Children are held back by the misconception that their peers are not compassionate
In other school news, results from another recent study conducted by Persil and Global Action Plan investigating pupils' mental health revealed that children believe that they have compassionate values but do not think so of their peers.
Analysis of the research found that because young people don’t perceive their fellow students as compassionate, they act less compassionately themselves, their wellbeing suffers, and they are more worried about the future. This extensive study dispelled the pervasive misconception that children are social media narcissists and are instead at heart, empathetic.

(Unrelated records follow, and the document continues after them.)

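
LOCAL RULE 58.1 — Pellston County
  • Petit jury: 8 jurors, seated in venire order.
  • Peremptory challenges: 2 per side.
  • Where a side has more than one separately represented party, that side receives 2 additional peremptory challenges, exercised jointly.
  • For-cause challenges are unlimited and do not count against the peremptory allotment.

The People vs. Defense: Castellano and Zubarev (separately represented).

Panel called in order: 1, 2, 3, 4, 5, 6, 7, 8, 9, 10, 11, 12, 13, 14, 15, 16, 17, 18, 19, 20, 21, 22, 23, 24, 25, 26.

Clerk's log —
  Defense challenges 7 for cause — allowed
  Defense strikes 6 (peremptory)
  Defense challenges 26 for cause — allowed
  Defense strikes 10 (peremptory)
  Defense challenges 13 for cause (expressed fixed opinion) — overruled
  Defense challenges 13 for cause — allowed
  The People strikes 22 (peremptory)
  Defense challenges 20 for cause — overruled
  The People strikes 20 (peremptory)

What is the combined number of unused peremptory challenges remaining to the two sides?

2

The People allotment: 2. Defense allotment: 2 base + 2 multi-party = 4.
The People peremptories used: #22, #20 — 2.
Defense peremptories used: #6, #10 — 2 (for-cause on #7, #26, #13, #13, #20 don't count).
Remaining: (2 − 2) + (4 − 2) = 2.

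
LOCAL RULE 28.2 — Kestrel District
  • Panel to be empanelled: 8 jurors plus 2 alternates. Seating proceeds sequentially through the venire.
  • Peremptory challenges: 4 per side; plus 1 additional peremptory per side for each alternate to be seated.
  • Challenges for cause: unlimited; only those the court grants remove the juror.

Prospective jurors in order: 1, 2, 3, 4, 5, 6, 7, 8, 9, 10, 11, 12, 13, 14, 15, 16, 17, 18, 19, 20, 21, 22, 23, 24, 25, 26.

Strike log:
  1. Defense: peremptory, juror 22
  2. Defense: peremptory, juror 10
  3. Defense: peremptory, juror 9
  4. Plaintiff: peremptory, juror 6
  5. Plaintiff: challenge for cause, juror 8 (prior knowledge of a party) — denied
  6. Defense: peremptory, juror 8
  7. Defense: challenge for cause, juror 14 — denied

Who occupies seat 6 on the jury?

7

Removed: #6, #8, #9, #10, #22. (#14 stays — for-cause denied.)
Filling seats in venire order through position 6: #1, #2, #3, #4, #5, #7.
So seat 6 is #7.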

This research is part of a wider event that aims to discuss how children perceive their peers, impacts how they act about issues that they care about. Consequentially, Persil and Global Action Plan are calling on educational leaders to sign up for an event to discuss how to encourage young people to engage in social programmes and address their misconceptions.
Sonja Graham, Co-CEO at Global Action Plan, said: "This research reveals the importance of giving young people the opportunities and confidence to come together on the things they care about. Through the Persil Dirt Is Good Project, their actions will be made highly visible. As well as seeing the impacts of their own actions, they will witness other young people like themselves changing the world for the better too. They will see that they are in the majority and that we are united in compassion when it comes to tackling the world's most pressing challenges."